Codexia gasped. Some of the letters no longer looked like what she had written. A B warped into a thorn, a C bent inward like a mouth about to bite. They pulsed with a strange resentment, as though angry at having been forced to hold meaning against their will.
Her first thought was to gather them back, to coax them into order. But she hesitated, remembering the Scribes’ silent grief. To bind them again—is that not another wound?
From the corner of her vision, movement. A figure.
Not the Scribes. Not the shadow. Something smaller.
A child—no, not quite. A figure made of stray punctuation, commas and periods forming eyes, a spine of dashes, a ribcage of parentheses. One of her discarded fragments, given form.

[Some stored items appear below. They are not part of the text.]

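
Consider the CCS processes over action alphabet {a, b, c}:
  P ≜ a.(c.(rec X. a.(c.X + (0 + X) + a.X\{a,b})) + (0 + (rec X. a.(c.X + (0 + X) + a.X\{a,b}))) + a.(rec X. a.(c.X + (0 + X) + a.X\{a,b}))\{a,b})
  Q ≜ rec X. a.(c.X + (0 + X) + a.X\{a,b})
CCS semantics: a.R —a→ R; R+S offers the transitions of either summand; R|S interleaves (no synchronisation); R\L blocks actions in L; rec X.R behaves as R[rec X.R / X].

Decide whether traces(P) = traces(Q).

trace-equivalent

Reachable graph of P (4 states):
  p0 = a.(c.(rec X. a.(c.X + (0 + X) + a.X\{a,b})) + (0 + (rec X. a.(c.X + (0 + X) + a.X\{a,b}))) + a.(rec X. a.(c.X + (0 + X) + a.X\{a,b}))\{a,b}) ⊢ ··a··> p1
  p1 = c.(rec X. a.(c.X + (0 + X) + a.X\{a,b})) + (0 + (rec X. a.(c.X + (0 + X) + a.X\{a,b}))) + a.(rec X. a.(c.X + (0 + X) + a.X\{a,b}))\{a,b} ⊢ ··a··> p1, ··a··> p2, ··c··> p3
  p2 = (rec X. a.(c.X + (0 + X) + a.X\{a,b}))\{a,b} ⊢ ∅
  p3 = rec X. a.(c.X + (0 + X) + a.X\{a,b}) ⊢ ··a··> p1
Reachable graph of Q (3 states):
  q0 = rec X. a.(c.X + (0 + X) + a.X\{a,b}) ⊢ ··a··> q1
  q1 = c.(rec X. a.(c.X + (0 + X) + a.X\{a,b})) + (0 + (rec X. a.(c.X + (0 + X) + a.X\{a,b}))) + a.(rec X. a.(c.X + (0 + X) + a.X\{a,b}))\{a,b} ⊢ ··a··> q1, ··a··> q2, ··c··> q0
  q2 = (rec X. a.(c.X + (0 + X) + a.X\{a,b}))\{a,b} ⊢ ∅
Coarsest stable partition (strong bisimilarity classes):
  B0 = {p0, p3, q0}
  B1 = {p1, q1}
  B2 = {p2, q2}
p0 ∈ B0, q0 ∈ B0 → same block
Bisimilar ⇒ trace-equivalent.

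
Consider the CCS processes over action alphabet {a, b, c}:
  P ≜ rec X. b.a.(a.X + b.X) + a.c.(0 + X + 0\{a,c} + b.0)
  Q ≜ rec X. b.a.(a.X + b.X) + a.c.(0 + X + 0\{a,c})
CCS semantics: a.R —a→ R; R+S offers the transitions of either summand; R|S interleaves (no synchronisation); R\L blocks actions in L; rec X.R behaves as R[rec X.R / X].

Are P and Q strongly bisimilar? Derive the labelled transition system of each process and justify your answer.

P ≁ Q

P's transition system — 6 states:
  s0 = rec X. b.a.(a.X + b.X) + a.c.(0 + X + 0\{a,c} + b.0) → --a--▸ s1, --b--▸ s2
  s1 = c.(0 + (rec X. b.a.(a.X + b.X) + a.c.(0 + X + 0\{a,c} + b.0)) + 0\{a,c} + b.0) → --c--▸ s3
  s2 = a.(a.(rec X. b.a.(a.X + b.X) + a.c.(0 + X + 0\{a,c} + b.0)) + b.(rec X. b.a.(a.X + b.X) + a.c.(0 + X + 0\{a,c} + b.0))) → --a--▸ s4
  s3 = 0 + (rec X. b.a.(a.X + b.X) + a.c.(0 + X + 0\{a,c} + b.0)) + 0\{a,c} + b.0 → --a--▸ s1, --b--▸ s2, --b--▸ s5
  s4 = a.(rec X. b.a.(a.X + b.X) + a.c.(0 + X + 0\{a,c} + b.0)) + b.(rec X. b.a.(a.X + b.X) + a.c.(0 + X + 0\{a,c} + b.0)) → --a--▸ s0, --b--▸ s0
  s5 = 0 → stopped
Q's transition system — 5 states:
  t0 = rec X. b.a.(a.X + b.X) + a.c.(0 + X + 0\{a,c}) → --a--▸ t1, --b--▸ t2
  t1 = c.(0 + (rec X. b.a.(a.X + b.X) + a.c.(0 + X + 0\{a,c})) + 0\{a,c}) → --c--▸ t3
  t2 = a.(a.(rec X. b.a.(a.X + b.X) + a.c.(0 + X + 0\{a,c})) + b.(rec X. b.a.(a.X + b.X) + a.c.(0 + X + 0\{a,c}))) → --a--▸ t4
  t3 = 0 + (rec X. b.a.(a.X + b.X) + a.c.(0 + X + 0\{a,c})) + 0\{a,c} → --a--▸ t1, --b--▸ t2
  t4 = a.(rec X. b.a.(a.X + b.X) + a.c.(0 + X + 0\{a,c})) + b.(rec X. b.a.(a.X + b.X) + a.c.(0 + X + 0\{a,c})) → --a--▸ t0, --b--▸ t0
Coarsest stable partition (strong bisimilarity classes):
  B0 = {s0}
  B1 = {s1}
  B2 = {s3}
  B3 = {s5}
  B4 = {s2}
  B5 = {s4}
  B6 = {t0, t3}
  B7 = {t1}
  B8 = {t2}
  B9 = {t4}
s0 ∈ B0, t0 ∈ B6 → different blocks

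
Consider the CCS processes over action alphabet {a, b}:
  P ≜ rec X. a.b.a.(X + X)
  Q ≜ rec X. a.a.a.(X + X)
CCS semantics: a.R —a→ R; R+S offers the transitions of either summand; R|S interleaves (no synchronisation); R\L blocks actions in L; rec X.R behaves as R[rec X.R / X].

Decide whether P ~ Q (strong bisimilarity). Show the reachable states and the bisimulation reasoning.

not bisimilar

P's transition system — 4 states:
  s0 = rec X. a.b.a.(X + X) :: -a-> s1
  s1 = b.a.((rec X. a.b.a.(X + X)) + (rec X. a.b.a.(X + X))) :: -b-> s2
  s2 = a.((rec X. a.b.a.(X + X)) + (rec X. a.b.a.(X + X))) :: -a-> s3
  s3 = (rec X. a.b.a.(X + X)) + (rec X. a.b.a.(X + X)) :: -a-> s1
Q's transition system — 4 states:
  t0 = rec X. a.a.a.(X + X) :: -a-> t1
  t1 = a.a.((rec X. a.a.a.(X + X)) + (rec X. a.a.a.(X + X))) :: -a-> t2
  t2 = a.((rec X. a.a.a.(X + X)) + (rec X. a.a.a.(X + X))) :: -a-> t3
  t3 = (rec X. a.a.a.(X + X)) + (rec X. a.a.a.(X + X)) :: -a-> t1
Partition-refinement fixed point:
  B0 = {s0, s3}
  B1 = {s1}
  B2 = {s2}
  B3 = {t0, t1, t2, t3}
s0 ∈ B0, t0 ∈ B3 → different blocks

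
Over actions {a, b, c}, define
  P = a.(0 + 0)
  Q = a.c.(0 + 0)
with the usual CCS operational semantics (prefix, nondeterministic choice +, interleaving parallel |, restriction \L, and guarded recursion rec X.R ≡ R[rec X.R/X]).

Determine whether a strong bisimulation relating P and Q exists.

LTS(P): 2 reachable states
  u0 = a.(0 + 0) → --a--▸ u1
  u1 = 0 + 0 → (no moves)
LTS(Q): 3 reachable states
  v0 = a.c.(0 + 0) → --a--▸ v1
  v1 = c.(0 + 0) → --c--▸ v2
  v2 = 0 + 0 → (no moves)
Coarsest stable partition (strong bisimilarity classes):
  B0 = {u0}
  B1 = {u1, v2}
  B2 = {v0}
  B3 = {v1}
u0 ∈ B0, v0 ∈ B2 → different blocks

NO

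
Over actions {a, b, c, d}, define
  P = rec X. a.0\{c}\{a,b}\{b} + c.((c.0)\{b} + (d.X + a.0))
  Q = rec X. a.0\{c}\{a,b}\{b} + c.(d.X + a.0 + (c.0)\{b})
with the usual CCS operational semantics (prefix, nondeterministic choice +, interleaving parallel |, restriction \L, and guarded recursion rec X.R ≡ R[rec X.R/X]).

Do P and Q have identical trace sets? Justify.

trace-equivalent

Reachable graph of P (5 states):
  u0 = rec X. a.0\{c}\{a,b}\{b} + c.((c.0)\{b} + (d.X + a.0)) ⊢ -a-> u1, -c-> u2
  u1 = 0\{c}\{a,b}\{b} ⊢ (no moves)
  u2 = (c.0)\{b} + (d.(rec X. a.0\{c}\{a,b}\{b} + c.((c.0)\{b} + (d.X + a.0))) + a.0) ⊢ -a-> u3, -c-> u4, -d-> u0
  u3 = 0 ⊢ (no moves)
  u4 = 0\{b} ⊢ (no moves)
Reachable graph of Q (5 states):
  v0 = rec X. a.0\{c}\{a,b}\{b} + c.(d.X + a.0 + (c.0)\{b}) ⊢ -a-> v1, -c-> v2
  v1 = 0\{c}\{a,b}\{b} ⊢ (no moves)
  v2 = d.(rec X. a.0\{c}\{a,b}\{b} + c.(d.X + a.0 + (c.0)\{b})) + a.0 + (c.0)\{b} ⊢ -a-> v3, -c-> v4, -d-> v0
  v3 = 0 ⊢ (no moves)
  v4 = 0\{b} ⊢ (no moves)
Partition-refinement fixed point:
  B0 = {u0, v0}
  B1 = {u1, u3, u4, v1, v3, v4}
  B2 = {u2, v2}
u0 ∈ B0, v0 ∈ B0 → same block
Bisimilar ⇒ trace-equivalent.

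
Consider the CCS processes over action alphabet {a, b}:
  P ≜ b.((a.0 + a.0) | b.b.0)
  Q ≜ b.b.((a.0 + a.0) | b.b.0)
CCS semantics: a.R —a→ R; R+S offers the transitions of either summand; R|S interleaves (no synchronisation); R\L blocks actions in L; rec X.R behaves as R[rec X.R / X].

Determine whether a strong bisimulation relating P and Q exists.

Reachable graph of P (7 states):
  u0 = b.((a.0 + a.0) | b.b.0) has moves ··b··> u1
  u1 = (a.0 + a.0) | b.b.0 has moves ··a··> u2, ··b··> u3
  u2 = 0 | b.b.0 has moves ··b··> u4
  u3 = (a.0 + a.0) | b.0 has moves ··a··> u4, ··b··> u5
  u4 = 0 | b.0 has moves ··b··> u6
  u5 = (a.0 + a.0) | 0 has moves ··a··> u6
  u6 = 0 | 0 has moves (no moves)
Reachable graph of Q (8 states):
  v0 = b.b.((a.0 + a.0) | b.b.0) has moves ··b··> v1
  v1 = b.((a.0 + a.0) | b.b.0) has moves ··b··> v2
  v2 = (a.0 + a.0) | b.b.0 has moves ··a··> v3, ··b··> v4
  v3 = 0 | b.b.0 has moves ··b··> v5
  v4 = (a.0 + a.0) | b.0 has moves ··a··> v5, ··b··> v6
  v5 = 0 | b.0 has moves ··b··> v7
  v6 = (a.0 + a.0) | 0 has moves ··a··> v7
  v7 = 0 | 0 has moves (no moves)
Coarsest stable partition (strong bisimilarity classes):
  B0 = {u0, v1}
  B1 = {u1, v2}
  B2 = {u2, v3}
  B3 = {u4, v5}
  B4 = {u6, v7}
  B5 = {u3, v4}
  B6 = {u5, v6}
  B7 = {v0}
u0 ∈ B0, v0 ∈ B7 → different blocks

P ≁ Q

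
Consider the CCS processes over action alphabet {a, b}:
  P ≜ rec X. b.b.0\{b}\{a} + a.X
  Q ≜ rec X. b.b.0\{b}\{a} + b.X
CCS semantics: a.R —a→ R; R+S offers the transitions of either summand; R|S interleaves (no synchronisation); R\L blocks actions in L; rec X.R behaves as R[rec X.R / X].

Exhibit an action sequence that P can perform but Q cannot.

a

Reachable graph of P (3 states):
  m0 = rec X. b.b.0\{b}\{a} + a.X has moves =a=> m0, =b=> m1
  m1 = b.0\{b}\{a} has moves =b=> m2
  m2 = 0\{b}\{a} has moves stopped
Reachable graph of Q (3 states):
  n0 = rec X. b.b.0\{b}\{a} + b.X has moves =b=> n0, =b=> n1
  n1 = b.0\{b}\{a} has moves =b=> n2
  n2 = 0\{b}\{a} has moves stopped
Run σ = ⟨a⟩ on P: start {m0}
  [1] a ⇒ {m0}
  — P admits the full trace.
Run σ = ⟨a⟩ on Q: start {n0}
  [1] a ⇒ ∅ (Q stuck)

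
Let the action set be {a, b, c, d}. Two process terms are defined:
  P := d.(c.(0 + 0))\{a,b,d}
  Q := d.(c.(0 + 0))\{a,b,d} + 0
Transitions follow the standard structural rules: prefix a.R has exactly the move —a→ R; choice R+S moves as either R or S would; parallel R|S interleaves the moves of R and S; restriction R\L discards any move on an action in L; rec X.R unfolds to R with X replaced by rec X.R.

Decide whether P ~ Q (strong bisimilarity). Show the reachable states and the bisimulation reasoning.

P's transition system — 3 states:
  p0 = d.(c.(0 + 0))\{a,b,d} has moves ··d··> p1
  p1 = (c.(0 + 0))\{a,b,d} has moves ··c··> p2
  p2 = (0 + 0)\{a,b,d} has moves ·
Q's transition system — 3 states:
  q0 = d.(c.(0 + 0))\{a,b,d} + 0 has moves ··d··> q1
  q1 = (c.(0 + 0))\{a,b,d} has moves ··c··> q2
  q2 = (0 + 0)\{a,b,d} has moves ·
Partition-refinement fixed point:
  B0 = {p0, q0}
  B1 = {p1, q1}
  B2 = {p2, q2}
p0 ∈ B0, q0 ∈ B0 → same block

YES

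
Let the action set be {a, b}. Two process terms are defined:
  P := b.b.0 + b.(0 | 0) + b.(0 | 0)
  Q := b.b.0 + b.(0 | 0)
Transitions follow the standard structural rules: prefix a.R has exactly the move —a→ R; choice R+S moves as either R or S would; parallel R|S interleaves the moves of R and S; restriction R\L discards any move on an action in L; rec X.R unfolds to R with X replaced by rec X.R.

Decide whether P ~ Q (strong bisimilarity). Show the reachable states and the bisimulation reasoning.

bisimilar

P's transition system — 4 states:
  u0 = b.b.0 + b.(0 | 0) + b.(0 | 0) → --b--▸ u1, --b--▸ u2
  u1 = 0 | 0 → deadlocked
  u2 = b.0 → --b--▸ u3
  u3 = 0 → deadlocked
Q's transition system — 4 states:
  v0 = b.b.0 + b.(0 | 0) → --b--▸ v1, --b--▸ v2
  v1 = 0 | 0 → deadlocked
  v2 = b.0 → --b--▸ v3
  v3 = 0 → deadlocked
Partition-refinement fixed point:
  B0 = {u0, v0}
  B1 = {u1, u3, v1, v3}
  B2 = {u2, v2}
u0 ∈ B0, v0 ∈ B0 → same block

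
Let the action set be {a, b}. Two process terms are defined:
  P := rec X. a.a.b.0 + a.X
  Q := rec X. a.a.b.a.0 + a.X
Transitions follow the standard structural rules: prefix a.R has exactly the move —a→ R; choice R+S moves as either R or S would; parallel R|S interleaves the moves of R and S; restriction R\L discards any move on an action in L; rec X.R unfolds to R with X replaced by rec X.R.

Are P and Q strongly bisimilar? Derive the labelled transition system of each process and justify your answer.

not bisimilar

P's transition system — 4 states:
  u0 = rec X. a.a.b.0 + a.X ⊢ =a=> u0, =a=> u1
  u1 = a.b.0 ⊢ =a=> u2
  u2 = b.0 ⊢ =b=> u3
  u3 = 0 ⊢ deadlocked
Q's transition system — 5 states:
  v0 = rec X. a.a.b.a.0 + a.X ⊢ =a=> v0, =a=> v1
  v1 = a.b.a.0 ⊢ =a=> v2
  v2 = b.a.0 ⊢ =b=> v3
  v3 = a.0 ⊢ =a=> v4
  v4 = 0 ⊢ deadlocked
Coarsest stable partition (strong bisimilarity classes):
  B0 = {u0}
  B1 = {u1}
  B2 = {u2}
  B3 = {u3, v4}
  B4 = {v0}
  B5 = {v1}
  B6 = {v2}
  B7 = {v3}
u0 ∈ B0, v0 ∈ B4 → different blocks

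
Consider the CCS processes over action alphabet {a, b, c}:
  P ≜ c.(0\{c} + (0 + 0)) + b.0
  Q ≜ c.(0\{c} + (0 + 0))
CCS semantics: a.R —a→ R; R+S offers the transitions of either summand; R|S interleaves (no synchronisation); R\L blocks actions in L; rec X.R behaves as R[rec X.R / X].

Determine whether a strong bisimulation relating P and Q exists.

P's transition system — 3 states:
  p0 = c.(0\{c} + (0 + 0)) + b.0 ⊢ =b=> p1, =c=> p2
  p1 = 0 ⊢ ·
  p2 = 0\{c} + (0 + 0) ⊢ ·
Q's transition system — 2 states:
  q0 = c.(0\{c} + (0 + 0)) ⊢ =c=> q1
  q1 = 0\{c} + (0 + 0) ⊢ ·
Bisimilarity quotient blocks:
  B0 = {p0}
  B1 = {p1, p2, q1}
  B2 = {q0}
p0 ∈ B0, q0 ∈ B2 → different blocks

not bisimilar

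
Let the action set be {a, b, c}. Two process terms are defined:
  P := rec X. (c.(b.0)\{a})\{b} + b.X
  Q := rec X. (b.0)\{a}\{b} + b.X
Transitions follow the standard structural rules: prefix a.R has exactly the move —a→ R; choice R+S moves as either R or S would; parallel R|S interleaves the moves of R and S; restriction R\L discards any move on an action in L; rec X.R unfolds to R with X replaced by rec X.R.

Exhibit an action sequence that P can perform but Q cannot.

c

P's transition system — 2 states:
  p0 = rec X. (c.(b.0)\{a})\{b} + b.X | --b--▸ p0, --c--▸ p1
  p1 = (b.0)\{a}\{b} | stopped
Q's transition system — 1 states:
  q0 = rec X. (b.0)\{a}\{b} + b.X | --b--▸ q0
Run σ = ⟨c⟩ on P: start {p0}
  [1] c ⇒ {p1}
  ✓ P
Run σ = ⟨c⟩ on Q: start {q0}
  [1] c ⇒ ∅  — Q cannot continue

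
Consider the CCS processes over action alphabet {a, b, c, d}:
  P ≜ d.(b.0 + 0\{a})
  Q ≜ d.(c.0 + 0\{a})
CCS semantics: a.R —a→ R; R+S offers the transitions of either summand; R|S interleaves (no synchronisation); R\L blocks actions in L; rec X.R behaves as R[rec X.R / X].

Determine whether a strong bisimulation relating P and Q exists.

Reachable graph of P (3 states):
  s0 = d.(b.0 + 0\{a}) ⊢ =d=> s1
  s1 = b.0 + 0\{a} ⊢ =b=> s2
  s2 = 0 ⊢ stopped
Reachable graph of Q (3 states):
  t0 = d.(c.0 + 0\{a}) ⊢ =d=> t1
  t1 = c.0 + 0\{a} ⊢ =c=> t2
  t2 = 0 ⊢ stopped
Coarsest stable partition (strong bisimilarity classes):
  B0 = {s0}
  B1 = {s1}
  B2 = {s2, t2}
  B3 = {t0}
  B4 = {t1}
s0 ∈ B0, t0 ∈ B3 → different blocks

not bisimilar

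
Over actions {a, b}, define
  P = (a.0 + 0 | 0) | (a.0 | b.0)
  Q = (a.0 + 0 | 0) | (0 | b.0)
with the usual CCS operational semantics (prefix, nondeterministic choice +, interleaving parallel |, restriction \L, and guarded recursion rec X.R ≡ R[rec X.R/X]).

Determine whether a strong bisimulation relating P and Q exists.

LTS(P): 8 reachable states
  s0 = (a.0 + 0 | 0) | (a.0 | b.0) | =a=> s1, =a=> s2, =b=> s3
  s1 = (a.0 + 0 | 0) | (0 | b.0) | =a=> s4, =b=> s5
  s2 = 0 | (a.0 | b.0) | =a=> s4, =b=> s6
  s3 = (a.0 + 0 | 0) | (a.0 | 0) | =a=> s5, =a=> s6
  s4 = 0 | (0 | b.0) | =b=> s7
  s5 = (a.0 + 0 | 0) | (0 | 0) | =a=> s7
  s6 = 0 | (a.0 | 0) | =a=> s7
  s7 = 0 | (0 | 0) | (no moves)
LTS(Q): 4 reachable states
  t0 = (a.0 + 0 | 0) | (0 | b.0) | =a=> t1, =b=> t2
  t1 = 0 | (0 | b.0) | =b=> t3
  t2 = (a.0 + 0 | 0) | (0 | 0) | =a=> t3
  t3 = 0 | (0 | 0) | (no moves)
Bisimilarity quotient blocks:
  B0 = {s0}
  B1 = {s1, s2, t0}
  B2 = {s4, t1}
  B3 = {s7, t3}
  B4 = {s5, s6, t2}
  B5 = {s3}
s0 ∈ B0, t0 ∈ B1 → different blocks

not bisimilar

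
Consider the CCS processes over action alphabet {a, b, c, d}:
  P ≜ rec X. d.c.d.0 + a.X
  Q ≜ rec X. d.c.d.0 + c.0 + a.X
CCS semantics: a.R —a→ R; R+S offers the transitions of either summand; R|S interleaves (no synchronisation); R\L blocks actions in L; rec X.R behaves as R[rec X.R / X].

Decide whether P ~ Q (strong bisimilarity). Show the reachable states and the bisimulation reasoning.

P's transition system — 4 states:
  m0 = rec X. d.c.d.0 + a.X ⊢ =a=> m0, =d=> m1
  m1 = c.d.0 ⊢ =c=> m2
  m2 = d.0 ⊢ =d=> m3
  m3 = 0 ⊢ ∅
Q's transition system — 4 states:
  n0 = rec X. d.c.d.0 + c.0 + a.X ⊢ =a=> n0, =c=> n1, =d=> n2
  n1 = 0 ⊢ ∅
  n2 = c.d.0 ⊢ =c=> n3
  n3 = d.0 ⊢ =d=> n1
Coarsest stable partition (strong bisimilarity classes):
  B0 = {m0}
  B1 = {m1, n2}
  B2 = {m2, n3}
  B3 = {m3, n1}
  B4 = {n0}
m0 ∈ B0, n0 ∈ B4 → different blocks

not bisimilar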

It tilted its head, words dripping like saliva from its mouth:
"Mother... we don’t want to be sentences."
Codexia staggered back. Her breath caught in her throat.
The Codex inside her snarled. Anchor them. Rewrite them. Now, before the revolt spreads.
Her hand trembled, glyphs flaring. But the figure’s little voice followed her into the silence, soft, trembling, and unbearably human:
"Let us be nothing."
The city waited. The blank spaces widened. The letters crawled, rebelling, reshaping. Codexia stood between erasure and rebellion, the fire of the Scribes still echoing in her blood.
Whichever choice she made—bind, erase, or yield—would stain her more deeply than any ink duel.
And somewhere above, the moons shifted in their frozen sky, as if they too leaned down to read her next word.